Today was one of the best events of the year for Bay Area cleantech entrepreneurs, with a panel discussion by three CEOs and one chairman of local biofuels companies (Amyris, Cobalt, Solazyme and LS9, respectively). I organized the event on behalf of the MIT Club of Northern California.
It was a great evening of very sharp leaders talking about how to make a successful business in a high-tech, high-risk industry based on biotech and chemical engineering. We had a standing room only sellout crowd, based in part on favorable publicity from the Merc and Biofuels Digest.
While we learned a lot from all the panelists, a unique perspective was offered by Noubar Afeyan, a Boston VC (and MIT alum) who appears to be a serial (perhaps chronic) entrepreneur.

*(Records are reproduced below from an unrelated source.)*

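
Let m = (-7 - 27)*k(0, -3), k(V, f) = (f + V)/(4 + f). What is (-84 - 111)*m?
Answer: -19890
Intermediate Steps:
k(V, f) = (V + f)/(4 + f)
m = 102 (m = (-7 - 27)*((0 - 3)/(4 - 3)) = -34*(-3)/1 = -34*(-3) = 102)
(-84 - 111)*m = (-84 - 111)*102 = -195*102 = -19890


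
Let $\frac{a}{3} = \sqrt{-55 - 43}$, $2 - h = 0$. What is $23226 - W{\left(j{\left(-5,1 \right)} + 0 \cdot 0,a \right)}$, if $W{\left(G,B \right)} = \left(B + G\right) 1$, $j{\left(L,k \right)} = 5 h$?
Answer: $23216 - 21 i \sqrt{2} \approx 23216.0 - 29.698 i$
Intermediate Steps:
$h = 2$ ($h = 2 - 0 = 2 + 0 = 2$)
$j{\left(L,k \right)} = 10$ ($j{\left(L,k \right)} = 5 \cdot 2 = 10$)
$a = 21 i \sqrt{2}$ ($a = 3 \sqrt{-55 - 43} = 3 \sqrt{-98} = 3 \cdot 7 i \sqrt{2} = 21 i \sqrt{2} \approx 29.698 i$)
$W{\left(G,B \right)} = B + G$
$23226 - W{\left(j{\left(-5,1 \right)} + 0 \cdot 0,a \right)} = 23226 - \left(21 i \sqrt{2} + \left(10 + 0 \cdot 0\right)\right) = 23226 - \left(21 i \sqrt{2} + \left(10 + 0\right)\right) = 23226 - \left(21 i \sqrt{2} + 10\right) = 23226 - \left(10 + 21 i \sqrt{2}\right) = 23216 - 21 i \sqrt{2}$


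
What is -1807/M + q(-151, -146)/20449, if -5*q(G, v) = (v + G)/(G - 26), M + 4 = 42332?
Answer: -6932509/162327880 ≈ -0.042707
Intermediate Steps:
M = 42328 (M = -4 + 42332 = 42328)
q(G, v) = -(G + v)/(5*(-26 + G)) (q(G, v) = -(v + G)/(5*(G - 26)) = -(G + v)/(5*(-26 + G)))
-1807/M + q(-151, -146)/20449 = -1807/42328 + ((-1*(-151) - 1*(-146))/(5*(-26 - 151)))/20449 = -1807*1/42328 + ((⅕)*(151 + 146)/(-177))*(1/20449) = -139/3256 + ((⅕)*(-1/177)*297)*(1/20449) = -139/3256 - 99/295*1/20449 = -139/3256 - 9/548405 = -6932509/162327880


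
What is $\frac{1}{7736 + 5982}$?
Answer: $\frac{1}{13718} \approx 7.2897 \cdot 10^{-5}$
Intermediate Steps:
$\frac{1}{7736 + 5982} = \frac{1}{13718}$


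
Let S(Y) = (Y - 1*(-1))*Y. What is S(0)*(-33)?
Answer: 0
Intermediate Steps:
S(Y) = Y*(1 + Y) (S(Y) = (Y + 1)*Y = (1 + Y)*Y = Y*(1 + Y))
S(0)*(-33) = (0*(1 + 0))*(-33) = (0*1)*(-33) = 0*(-33) = 0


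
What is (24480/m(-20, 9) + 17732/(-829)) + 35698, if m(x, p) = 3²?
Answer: 31830790/829 ≈ 38397.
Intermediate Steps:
m(x, p) = 9
(24480/m(-20, 9) + 17732/(-829)) + 35698 = (24480/9 + 17732/(-829)) + 35698 = (24480*(⅑) + 17732*(-1/829)) + 35698 = (2720 - 17732/829) + 35698 = 2237148/829 + 35698 = 31830790/829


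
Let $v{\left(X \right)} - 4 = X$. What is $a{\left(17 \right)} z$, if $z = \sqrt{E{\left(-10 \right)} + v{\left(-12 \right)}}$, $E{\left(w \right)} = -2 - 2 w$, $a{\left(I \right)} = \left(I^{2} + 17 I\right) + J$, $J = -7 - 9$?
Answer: $562 \sqrt{10} \approx 1777.2$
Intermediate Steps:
$J = -16$ ($J = -7 - 9 = -16$)
$v{\left(X \right)} = 4 + X$
$a{\left(I \right)} = -16 + I^{2} + 17 I$ ($a{\left(I \right)} = \left(I^{2} + 17 I\right) - 16 = -16 + I^{2} + 17 I$)
$z = \sqrt{10}$ ($z = \sqrt{\left(-2 - -20\right) + \left(4 - 12\right)} = \sqrt{\left(-2 + 20\right) - 8} = \sqrt{18 - 8} = \sqrt{10} \approx 3.1623$)
$a{\left(17 \right)} z = \left(-16 + 17^{2} + 17 \cdot 17\right) \sqrt{10} = \left(-16 + 289 + 289\right) \sqrt{10} = 562 \sqrt{10}$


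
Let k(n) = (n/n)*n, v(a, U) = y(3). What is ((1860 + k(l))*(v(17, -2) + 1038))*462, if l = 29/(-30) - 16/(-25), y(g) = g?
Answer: 22359875307/25 ≈ 8.9440e+8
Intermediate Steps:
l = -49/150 (l = 29*(-1/30) - 16*(-1/25) = -29/30 + 16/25 = -49/150 ≈ -0.32667)
v(a, U) = 3
k(n) = n (k(n) = 1*n = n)
((1860 + k(l))*(v(17, -2) + 1038))*462 = ((1860 - 49/150)*(3 + 1038))*462 = ((278951/150)*1041)*462 = (96795997/50)*462 = 22359875307/25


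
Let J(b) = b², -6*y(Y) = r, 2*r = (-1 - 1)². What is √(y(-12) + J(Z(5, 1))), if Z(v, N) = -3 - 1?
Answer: √141/3 ≈ 3.9581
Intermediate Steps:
Z(v, N) = -4
r = 2 (r = (-1 - 1)²/2 = (½)*(-2)² = (½)*4 = 2)
y(Y) = -⅓ (y(Y) = -⅙*2 = -⅓)
√(y(-12) + J(Z(5, 1))) = √(-⅓ + (-4)²) = √(-⅓ + 16) = √(47/3) = √141/3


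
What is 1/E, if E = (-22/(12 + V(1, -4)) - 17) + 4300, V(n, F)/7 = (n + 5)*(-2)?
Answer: 36/154199 ≈ 0.00023346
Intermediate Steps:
V(n, F) = -70 - 14*n (V(n, F) = 7*((n + 5)*(-2)) = 7*((5 + n)*(-2)) = 7*(-10 - 2*n) = -70 - 14*n)
E = 154199/36 (E = (-22/(12 + (-70 - 14*1)) - 17) + 4300 = (-22/(12 + (-70 - 14)) - 17) + 4300 = (-22/(12 - 84) - 17) + 4300 = (-22/(-72) - 17) + 4300 = (-1/72*(-22) - 17) + 4300 = (11/36 - 17) + 4300 = -601/36 + 4300 = 154199/36 ≈ 4283.3)
1/E = 1/(154199/36) = 36/154199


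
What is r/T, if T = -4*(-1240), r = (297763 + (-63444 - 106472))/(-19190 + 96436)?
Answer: 127847/383140160 ≈ 0.00033368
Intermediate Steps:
r = 127847/77246 (r = (297763 - 169916)/77246 = 127847*(1/77246) = 127847/77246 ≈ 1.6551)
T = 4960
r/T = (127847/77246)/4960 = (127847/77246)*(1/4960) = 127847/383140160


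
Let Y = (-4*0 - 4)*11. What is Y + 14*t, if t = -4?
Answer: -100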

His Flagship Ventures web page says he’s “co-founded and helped build 24 successful life science and technology startups,” including roles building Applera and Celera in the biotech segment.
Afeyan is the chairman of three biofuels companies: LS9, Joule and Midori. The Bay Area’s LS9 was his firm’s 9th life science startup. As he said, “we number our companies the way that MIT numbers buildings.” (Inside joke for us MIT alumni: buildings, courses, majors are all given by numbers rather than names.)
In his opening slide, he showed an oft-quoted cartoon about the optimism of two archaeologists looking at a tiny pyramid in the desert, with the caption “This could be the discovery of the century. Depending, of course, on how far down it goes.”
That seems to capture what makes high-tech entrepreneurship different: we don’t know what technologies will work and won’t work, so we invest in pursuing things that might work (or at least are not yet known to fail) in hopes of finding the one that does work. That seems almost the definition of entrepreneurial optimism: if it isn’t known to fail, it’s worth trying.